Sumar, sin embargo, no consiste únicamente en reunir nombres, el verdadero reto es generar interlocución entre quienes no necesariamente piensan igual.

La capacidad de saber que gobernar o coordinar exige escuchar antes de reaccionar. En política, levantar la voz puede ser sencillo; volver a sentar en una misma mesa a quienes se enfrentaron es bastante más complicado, pero hay también otro Torres Piña que ayuda a comprender al político.

En sus redes sociales aparece más allá del funcionario, el hombre de familia, el aficionado al rock y al cine, el michoacano interesado en la historia de su estado.

Son detalles personales, pero ayudan a dibujar un perfil menos rígido y a entender una curiosidad que también aparece en su manera de recorrer los municipios.
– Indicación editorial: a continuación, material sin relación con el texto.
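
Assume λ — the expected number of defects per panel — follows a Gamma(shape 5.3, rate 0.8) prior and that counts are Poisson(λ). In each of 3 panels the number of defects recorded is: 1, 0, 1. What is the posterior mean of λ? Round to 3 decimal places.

The Poisson likelihood adds the total count to the shape and the number of exposure periods to the rate. Here ∑xᵢ = 2 and n = 3, so shape 5.3→7.3 and rate 0.8→3.8.
E[λ | data] = 7.3/3.8 = 1.921.

Posterior mean ≈ 1.921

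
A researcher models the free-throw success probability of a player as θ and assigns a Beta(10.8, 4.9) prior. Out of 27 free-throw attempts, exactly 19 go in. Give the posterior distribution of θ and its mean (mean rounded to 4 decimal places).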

Porque conocer la historia importa, la vieja advertencia de que quien ignora el pasado corre el riesgo de repetirlo tiene una lectura particularmente útil en Michoacán, un estado donde las divisiones políticas han dejado lecciones suficientes.

Torres Piña parece mirar esa historia con una idea hacia adelante, los resultados requieren trabajo, equipo y unidad.

Michoacán llegará pronto a una definición donde las mediciones tendrán importancia, pero después vendrá una pregunta más compleja, quién podrá reunir nuevamente a las distintas expresiones y conducir una agenda suficientemente amplia para un estado que no piensa ni vive de una sola manera.


Torres Piña intenta construir esa respuesta desde ahora, tiene trayectoria, experiencia institucional y conocimiento político, y quizá una de sus mayores
fortalezas sea comprender que ningún proyecto de estado puede construirse solo.

La política también es equipo. Es saber de dónde se viene, entender el momento que se vive y tener claridad sobre hacia dónde se quiere avanzar; y si algo necesitará Michoacán en la siguiente etapa será precisamente eso, un perfil capaz de mirar hacia adelante sin romper los puentes que necesita para llegar acompañado.